One of the ironies for me in the present debate is the bishops are willing to ordain celibate gays and lesbians. Even the Church of England is now considering the possibility that a gay man (no women yet) can be a bishop if he has been celibate since ordination and not in a committed relationship. At the same time the church expects its leaders to have a “right ordering” of their relationships. While some conservatives think this is a euphemism for heterosexual marriage, most of us think it is about not using sex to blow up bridges. It expects it leaders not to be involved in exploitive sex. It expects that when we are in an intimate relationship that it will be respectful, committed, mutual and faithful.
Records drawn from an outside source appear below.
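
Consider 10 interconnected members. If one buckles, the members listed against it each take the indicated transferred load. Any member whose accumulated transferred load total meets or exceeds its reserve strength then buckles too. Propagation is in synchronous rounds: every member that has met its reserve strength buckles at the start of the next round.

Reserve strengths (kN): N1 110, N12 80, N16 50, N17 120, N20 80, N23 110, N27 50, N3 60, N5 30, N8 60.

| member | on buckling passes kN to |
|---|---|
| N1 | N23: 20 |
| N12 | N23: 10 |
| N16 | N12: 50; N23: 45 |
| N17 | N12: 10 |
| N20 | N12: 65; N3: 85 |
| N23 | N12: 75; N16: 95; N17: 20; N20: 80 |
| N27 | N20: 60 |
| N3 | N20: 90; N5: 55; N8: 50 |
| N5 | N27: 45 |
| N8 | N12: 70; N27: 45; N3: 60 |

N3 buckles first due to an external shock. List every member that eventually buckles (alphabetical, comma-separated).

N20, N3, N5

Round 1 — N3 buckles (initial).
  N20: +90 → 90 ≥ 80
  N5: +55 → 55 ≥ 30
  N8: +50 → 50 < 60
Round 2 — N20, N5 buckle.
  N12: +65 → 65 < 80
  N27: +45 → 45 < 50
No further bucklings.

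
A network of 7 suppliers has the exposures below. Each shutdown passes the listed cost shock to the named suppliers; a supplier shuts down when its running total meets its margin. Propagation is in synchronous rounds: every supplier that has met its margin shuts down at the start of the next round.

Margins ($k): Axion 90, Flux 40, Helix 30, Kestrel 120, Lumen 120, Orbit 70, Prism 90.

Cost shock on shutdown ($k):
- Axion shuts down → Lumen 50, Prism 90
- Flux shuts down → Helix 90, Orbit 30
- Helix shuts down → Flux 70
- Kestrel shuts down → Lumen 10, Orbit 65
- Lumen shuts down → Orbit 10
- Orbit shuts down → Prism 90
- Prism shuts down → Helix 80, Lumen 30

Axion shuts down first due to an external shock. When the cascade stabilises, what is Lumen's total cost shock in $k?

80

Round 1 — Axion shuts down (initial).
  Lumen: +50 → 50 < 120
  Prism: +90 → 90 ≥ 90
Round 2 — Prism shuts down.
  Helix: +80 → 80 ≥ 30
  Lumen: +30 → 80 < 120
Round 3 — Helix shuts down.
  Flux: +70 → 70 ≥ 40
Round 4 — Flux shuts down.
  Orbit: +30 → 30 < 70
No further shutdowns.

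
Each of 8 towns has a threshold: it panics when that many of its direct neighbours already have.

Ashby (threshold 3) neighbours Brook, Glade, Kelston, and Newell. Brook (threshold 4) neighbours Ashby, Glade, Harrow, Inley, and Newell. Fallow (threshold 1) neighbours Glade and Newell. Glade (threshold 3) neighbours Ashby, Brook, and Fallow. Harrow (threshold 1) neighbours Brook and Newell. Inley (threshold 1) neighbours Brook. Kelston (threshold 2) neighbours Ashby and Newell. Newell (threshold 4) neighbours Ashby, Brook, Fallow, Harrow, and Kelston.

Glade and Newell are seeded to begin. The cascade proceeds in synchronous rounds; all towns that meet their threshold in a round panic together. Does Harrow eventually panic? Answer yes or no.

Round 1 — Glade, Newell panic (initial).
Round 2 — checking thresholds:
  Ashby: 2 of 4 neighbours < 3, not yet.
  Brook: 2 of 5 neighbours < 4, not yet.
  Fallow: 2 of 2 neighbours ≥ 1, panics.
  Harrow: 1 of 2 neighbours ≥ 1, panics.
  Kelston: 1 of 2 neighbours < 2, not yet.
Round 3 — no new panics; cascade stops.

yes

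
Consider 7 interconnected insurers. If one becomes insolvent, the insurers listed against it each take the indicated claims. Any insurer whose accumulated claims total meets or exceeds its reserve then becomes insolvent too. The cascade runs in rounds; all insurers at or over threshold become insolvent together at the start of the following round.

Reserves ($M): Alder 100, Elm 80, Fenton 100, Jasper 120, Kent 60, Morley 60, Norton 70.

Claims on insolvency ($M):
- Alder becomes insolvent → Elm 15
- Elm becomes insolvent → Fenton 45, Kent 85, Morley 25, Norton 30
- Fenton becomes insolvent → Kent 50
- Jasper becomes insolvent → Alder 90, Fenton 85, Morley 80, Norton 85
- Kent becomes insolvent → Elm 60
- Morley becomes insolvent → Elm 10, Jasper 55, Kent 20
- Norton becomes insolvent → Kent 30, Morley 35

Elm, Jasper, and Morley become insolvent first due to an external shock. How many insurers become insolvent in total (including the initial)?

6

Round 1 — Elm, Jasper, Morley become insolvent (initial).
  Alder: +90 → 90 < 100
  Fenton: +45+85 → 130 ≥ 100
  Kent: +85+20 → 105 ≥ 60
  Norton: +30+85 → 115 ≥ 70
Round 2 — Fenton, Kent, Norton become insolvent.
No further insolvencies.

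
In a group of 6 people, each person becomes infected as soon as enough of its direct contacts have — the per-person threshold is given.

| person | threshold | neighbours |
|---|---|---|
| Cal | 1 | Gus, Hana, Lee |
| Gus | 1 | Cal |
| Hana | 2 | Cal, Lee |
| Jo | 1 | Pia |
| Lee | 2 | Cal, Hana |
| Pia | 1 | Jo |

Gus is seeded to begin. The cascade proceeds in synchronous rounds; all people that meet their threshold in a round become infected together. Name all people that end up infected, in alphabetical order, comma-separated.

Round 1 — Gus becomes infected (initial).
Round 2 — checking thresholds:
  Cal: 1 of 3 neighbours ≥ 1, becomes infected.
Round 3 — no new infections; cascade stops.

Cal, Gus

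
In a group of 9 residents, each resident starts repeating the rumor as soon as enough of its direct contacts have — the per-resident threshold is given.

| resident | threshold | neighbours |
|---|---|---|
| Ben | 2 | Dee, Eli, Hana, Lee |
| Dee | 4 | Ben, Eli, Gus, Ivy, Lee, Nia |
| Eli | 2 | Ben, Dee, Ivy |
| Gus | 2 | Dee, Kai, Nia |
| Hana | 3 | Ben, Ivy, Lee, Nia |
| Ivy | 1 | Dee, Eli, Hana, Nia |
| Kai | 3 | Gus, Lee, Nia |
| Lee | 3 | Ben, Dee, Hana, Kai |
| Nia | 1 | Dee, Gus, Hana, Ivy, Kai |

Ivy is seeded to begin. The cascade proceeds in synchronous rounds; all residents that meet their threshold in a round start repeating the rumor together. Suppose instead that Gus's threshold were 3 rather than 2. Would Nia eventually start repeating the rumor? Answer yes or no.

yes

With Gus's threshold at 3:
Round 1 — Ivy starts repeating the rumor (initial).
Round 2 — checking thresholds:
  Dee: 1 of 6 neighbours < 4, holds.
  Eli: 1 of 3 neighbours < 2, holds.
  Hana: 1 of 4 neighbours < 3, holds.
  Nia: 1 of 5 neighbours ≥ 1, starts repeating the rumor.
Round 3 — no new spreads; cascade stops.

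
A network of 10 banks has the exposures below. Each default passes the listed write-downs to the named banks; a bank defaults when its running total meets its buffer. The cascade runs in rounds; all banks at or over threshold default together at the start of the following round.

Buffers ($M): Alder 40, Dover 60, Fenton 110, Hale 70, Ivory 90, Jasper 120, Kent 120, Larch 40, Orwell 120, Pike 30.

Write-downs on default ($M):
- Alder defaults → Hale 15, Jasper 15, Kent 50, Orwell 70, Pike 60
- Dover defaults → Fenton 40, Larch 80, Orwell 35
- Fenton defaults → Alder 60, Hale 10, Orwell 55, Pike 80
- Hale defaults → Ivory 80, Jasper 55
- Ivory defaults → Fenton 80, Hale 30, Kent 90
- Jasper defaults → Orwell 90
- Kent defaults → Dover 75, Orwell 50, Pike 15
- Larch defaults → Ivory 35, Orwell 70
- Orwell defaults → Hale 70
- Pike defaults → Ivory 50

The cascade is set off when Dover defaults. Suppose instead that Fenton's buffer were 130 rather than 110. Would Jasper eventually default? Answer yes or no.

With Fenton's buffer at 130:
Round 1 — Dover defaults (initial).
  Fenton: +40 → 40 < 130
  Larch: +80 → 80 ≥ 40
  Orwell: +35 → 35 < 120
Round 2 — Larch defaults.
  Ivory: +35 → 35 < 90
  Orwell: +70 → 105 < 120
No further defaults.

no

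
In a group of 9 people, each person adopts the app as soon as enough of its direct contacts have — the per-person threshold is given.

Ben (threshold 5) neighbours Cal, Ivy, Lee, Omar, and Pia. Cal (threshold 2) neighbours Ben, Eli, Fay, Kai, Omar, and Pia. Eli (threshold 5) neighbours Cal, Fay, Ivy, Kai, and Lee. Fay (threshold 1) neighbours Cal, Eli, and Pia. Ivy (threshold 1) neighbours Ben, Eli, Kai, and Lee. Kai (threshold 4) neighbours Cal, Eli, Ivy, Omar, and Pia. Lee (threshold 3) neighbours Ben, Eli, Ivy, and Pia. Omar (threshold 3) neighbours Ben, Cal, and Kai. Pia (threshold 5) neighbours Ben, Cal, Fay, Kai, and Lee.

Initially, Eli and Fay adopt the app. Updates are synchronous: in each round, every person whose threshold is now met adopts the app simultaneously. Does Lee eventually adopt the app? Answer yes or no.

Round 1 — Eli, Fay adopt the app (initial).
Round 2 — checking thresholds:
  Cal: 2 of 6 neighbours ≥ 2, adopts the app.
  Ivy: 1 of 4 neighbours ≥ 1, adopts the app.
  Kai: 1 of 5 neighbours < 4, holds.
  Lee: 1 of 4 neighbours < 3, holds.
  Pia: 1 of 5 neighbours < 5, holds.
Round 3 — no new adoptions; cascade stops.

no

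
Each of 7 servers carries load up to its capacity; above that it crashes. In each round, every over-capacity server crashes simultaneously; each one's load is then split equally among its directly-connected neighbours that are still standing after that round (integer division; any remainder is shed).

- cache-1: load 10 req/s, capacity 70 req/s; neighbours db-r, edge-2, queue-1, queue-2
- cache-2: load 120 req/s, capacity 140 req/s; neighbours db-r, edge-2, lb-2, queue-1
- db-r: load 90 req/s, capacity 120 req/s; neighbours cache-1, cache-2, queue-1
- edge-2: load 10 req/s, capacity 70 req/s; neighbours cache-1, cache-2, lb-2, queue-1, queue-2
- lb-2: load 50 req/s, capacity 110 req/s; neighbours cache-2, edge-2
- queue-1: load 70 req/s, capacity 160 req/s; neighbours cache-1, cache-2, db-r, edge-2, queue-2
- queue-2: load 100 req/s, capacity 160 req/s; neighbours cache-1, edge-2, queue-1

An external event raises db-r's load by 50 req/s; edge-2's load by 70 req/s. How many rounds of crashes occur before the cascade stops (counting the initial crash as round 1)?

4

Round 1 — db-r at 140 > 120; edge-2 at 80 > 70. db-r, edge-2 crash.
  db-r sheds 140 req/s to cache-1, cache-2, queue-1: 46 each (2 lost).
    cache-1: 10+46 = 56 ≤ 70
    cache-2: 120+46 = 166 > 140
    queue-1: 70+46 = 116 ≤ 160
  edge-2 sheds 80 req/s to cache-1, cache-2, lb-2, queue-1, queue-2: 16 each.
    cache-1: 56+16 = 72 > 70
    cache-2: 166+16 = 182 > 140
    lb-2: 50+16 = 66 ≤ 110
    queue-1: 116+16 = 132 ≤ 160
    queue-2: 100+16 = 116 ≤ 160
Round 2 — cache-1, cache-2 crash.
  cache-1 sheds 72 req/s to queue-1, queue-2: 36 each.
    queue-1: 132+36 = 168 > 160
    queue-2: 116+36 = 152 ≤ 160
  cache-2 sheds 182 req/s to lb-2, queue-1: 91 each.
    lb-2: 66+91 = 157 > 110
    queue-1: 168+91 = 259 > 160
Round 3 — lb-2, queue-1 crash.
  lb-2 sheds 157 req/s: no online neighbours, lost.
  queue-1 sheds 259 req/s to queue-2: 259 each.
    queue-2: 152+259 = 411 > 160
Round 4 — queue-2 crashes.
  queue-2 sheds 411 req/s: no online neighbours, lost.
No further crashes.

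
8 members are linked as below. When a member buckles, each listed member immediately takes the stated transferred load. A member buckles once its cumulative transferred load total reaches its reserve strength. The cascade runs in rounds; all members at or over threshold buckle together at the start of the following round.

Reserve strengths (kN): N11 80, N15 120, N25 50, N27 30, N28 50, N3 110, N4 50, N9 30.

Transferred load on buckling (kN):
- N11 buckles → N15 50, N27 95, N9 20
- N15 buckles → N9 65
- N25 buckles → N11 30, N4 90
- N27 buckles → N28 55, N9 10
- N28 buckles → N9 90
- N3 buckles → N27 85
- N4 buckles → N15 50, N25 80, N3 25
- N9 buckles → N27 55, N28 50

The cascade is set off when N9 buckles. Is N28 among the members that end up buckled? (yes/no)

Round 1 — N9 buckles (initial).
  N27: +55 → 55 ≥ 30
  N28: +50 → 50 ≥ 50
Round 2 — N27, N28 buckle.
No further bucklings.

yes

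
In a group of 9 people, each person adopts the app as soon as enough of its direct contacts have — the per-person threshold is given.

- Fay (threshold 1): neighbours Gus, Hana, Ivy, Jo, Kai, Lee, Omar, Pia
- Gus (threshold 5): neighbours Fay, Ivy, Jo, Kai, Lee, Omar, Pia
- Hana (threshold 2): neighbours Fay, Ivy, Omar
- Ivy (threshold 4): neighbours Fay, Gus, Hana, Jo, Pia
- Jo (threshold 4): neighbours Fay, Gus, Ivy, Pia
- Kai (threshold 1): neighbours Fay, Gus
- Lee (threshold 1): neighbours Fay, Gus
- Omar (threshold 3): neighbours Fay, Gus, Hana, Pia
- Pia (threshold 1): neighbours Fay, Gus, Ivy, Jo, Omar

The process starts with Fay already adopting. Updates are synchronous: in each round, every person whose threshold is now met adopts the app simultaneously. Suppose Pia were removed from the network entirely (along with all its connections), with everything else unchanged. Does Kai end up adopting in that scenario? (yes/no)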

Any other kind is destructive to gays and non-gays alike. 

 

For the church to deny gays and lesbians the opportunity to live out legitimately and joyfully the kind of love the Song of Songs describes is cruel and unjust and probably unrealistic – this goes for heterosexuals as well. To make it dirty and unseemly by denying them access to the sacrament of marriage and then using that to justify excluding them is diabolical.

 

For me this debate is about honouring the kind of sex that heals hearts. The need for intimacy and trusting relationships anchored in respect, mutuality and fidelity is basic to being human. It crosses all lines including sexual orientation. So let’s talk about it. Promoting and nurturing those kind of relationships should be the church’s business, not who is beneath the sheets.

 

[i] Buechner, Frederick. Wishful Thinking: A Theological ABC, Harper & Row, New York: 1986. p 87.